- Saiba V. S.ª que ainda não - respondeu o Sr. Bento Pertunhas - mas não deve tardar. O homem que daqui vai buscar as malas à vila, se bem andasse, já cá podia estar. Esse formigueiro de gente, que V. S.ª aí vê à porta, está à espera dele. Hoje, então, que chegam as cartas do Brasil, ninguém pára com este povo. Dão-me cabo da paciência. Isto é um inferno! Eu sirvo este lugar interinamente, enquanto o empregado está paralítico; porque eu tenho outro cargo público: sou professor de latinidade.
- Ah!...
- É verdade, mas a minha vocação era para as artes. Meu pai queria que eu fosse padre e mandou-me ensinar latim; mas já então a minha paixão era a música. Eu ainda queria que V. S.ª me ouvisse tocar trompa, que é o instrumento que mais tenho estudado... Se V. S.ª se demorar, há-de fazer-me o favor...
- Com muito gosto.
- Não poder um homem seguir no mundo a sua vocação!

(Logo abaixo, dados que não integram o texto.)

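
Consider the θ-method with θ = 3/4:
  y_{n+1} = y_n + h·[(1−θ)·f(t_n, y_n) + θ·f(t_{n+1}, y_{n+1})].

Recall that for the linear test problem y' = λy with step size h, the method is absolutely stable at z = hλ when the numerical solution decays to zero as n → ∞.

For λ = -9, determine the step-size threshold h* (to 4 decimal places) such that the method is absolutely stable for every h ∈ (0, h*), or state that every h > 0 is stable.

On y'=λy, z=hλ:
  y_{n+1} = y_n + z·[1/4·y_n + 3/4·y_{n+1}] ⇒ (1 − 3/4z)y_{n+1} = (1 + 1/4z)y_n
  ⇒ R(z) = (1 + 1/4z)/(1 − 3/4z).

Boundary: |R(x)|=1, x<0.
x=-1.78: |R|=0.2377
x=-2: |R|=0.2000
x=-10: |R|=0.1765
x=-100: |R|=0.3158
θ=3/4≥1/2 ⇒ |1+1/4x|<|1−3/4x| ∀x<0 ⇒ stable on all of ℝ⁻.

interval (−∞, 0). Any h>0 works for λ=-9.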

- Ainda assim não se pode queixar muito. O cultivo das letras deve-lhe proporcionar gozos; porque, enfim, para quem possui instintos de arte, a leitura dos poetas já é um lenitivo contra as agruras da vida.
O mestre Pertunhas fitou Henrique com olhos muito abertos.
- Os poetas? Os poetas latinos! Ora essa! Então parece-lhe que pode achar-se gosto em lê-los? Ai, meu caro senhor, eu por mim tenho-lhe uma vontade!... O latim!... A mais destemperada e desesperadora língua que se tem falado no mundo! Se é que se falou - acrescentou em voz baixa.
- Então duvida que se falasse latim? - perguntou Henrique, sorrindo.
- Eu duvido. Não sei como os homens se pudessem entender com aquela endiabrada contradança de palavras, com aquela desafinação que faz dar volta ao juízo de uma pessoa. Sabe o senhor o que é uma casa desarranjada, onde ninguém se lembra onde tem as suas coisas quando precisa delas e passa o tempo todo a procurá-las? Pois é o que é o latim.